Kernekoncepter
PostoMETRO integrates occlusion-resilient 2D pose representation into transformers for robust 3D human mesh recovery.
Resumé
Directory:
Abstract
Introduction
Traditional Approach vs. PostoMETRO
Methodology: Pose Tokenizer, Overall Pipeline, Loss Design
Experiments: Datasets, Implementation Details, Evaluation Metrics
Main Results: Quantitative and Qualitative Results, Training/Inference Time Comparison
Ablation Studies: Effect of Different Tokens, Accuracy of Pose Tokens, Ablation of Mixer Layers, Occlusion Sensitivity Analysis
Abstract:
Recent advancements in single-image-based human mesh recovery have led to interest in enhancing performance under extreme scenarios like occlusion.
PostoMETRO integrates occlusion-resilient 2D pose representation into transformers for more precise 3D coordinate decoding.
Experiments demonstrate the effectiveness of PostoMETRO on standard and occlusion-specific benchmarks.
Introduction:
Challenges in 3D human pose estimation under monocular camera settings include depth ambiguity and occlusion issues.
Existing methods struggle with severe occlusion impacting alignment between human mesh vertices and image pixels.
Traditional Approach vs. PostoMETRO:
Traditional methods convert 2D pose information to estimate 3D pose and mesh, while PostoMETRO uses pose tokens integrated with image tokens for robust integration.
PostoMETRO's approach ensures a rich depiction of texture from images and fosters a robust integration of pose and image information.
Methodology:
Pose tokenizer compresses 2D poses into token sequences using VQ-VAE.
Overall pipeline involves transformer encoders/decoders for message passing between camera token, image tokens, and pose tokens.

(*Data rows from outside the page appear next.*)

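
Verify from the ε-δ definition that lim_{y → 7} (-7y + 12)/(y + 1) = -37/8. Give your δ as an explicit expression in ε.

δ = min(4, (32/19)ε)

Fix ε > 0. We want δ > 0 with 0 < |y − 7| < δ ⇒ |(-7y + 12)/(y + 1) + 37/8| < ε.
Combining over a common denominator, (-7y + 12)/(y + 1) + 37/8 = [(-7y + 12)·8 − (-37)·(y + 1)] / [8·(y + 1)] = -19(y − 7) / (8(y + 1)).
So |(-7y + 12)/(y + 1) + 37/8| = 19|y − 7| / (8·|y + 1|).
Require δ ≤ 4, so |y + 1| ≥ |8| − |y − 7| > 8 − 4 = 4.
Hence |(-7y + 12)/(y + 1) + 37/8| < 19|y − 7|/(8·4) = (19/32)|y − 7|, which is < ε once |y − 7| < (32/19)ε.
Take δ = min(4, (32/19)ε). Then 0 < |y − 7| < δ forces both bounds, so |(-7y + 12)/(y + 1) + 37/8| < ε.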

Loss design includes penalties for vertex coordinates, joint errors in 3D space, and alignment with ground truth 2D joints.
Experiments:
Utilize datasets like Human3.6M for training and evaluate on benchmarks like 3DPW-OCC to showcase effectiveness under different scenarios.
PyTorch implementation with competitive efficiency during training/inference times compared to other baselines.
Main Results:
Quantitative results show state-of-the-art performance on various datasets including object/person occlusion scenarios.
Qualitative evaluation highlights improved robustness to occluded body parts compared to baseline methods.
Ablation Studies:
Effectiveness of combining image tokens with pose tokens demonstrated through superior performance across different dataset splits.
Ground truth 2D pose tokens significantly enhance model performance in the process of 3D human mesh recovery.
Statistik
PostoMETROは、画像トークンとポーズトークンを組み合わせて、ロバストな3次元人間メッシュの復元を実現します。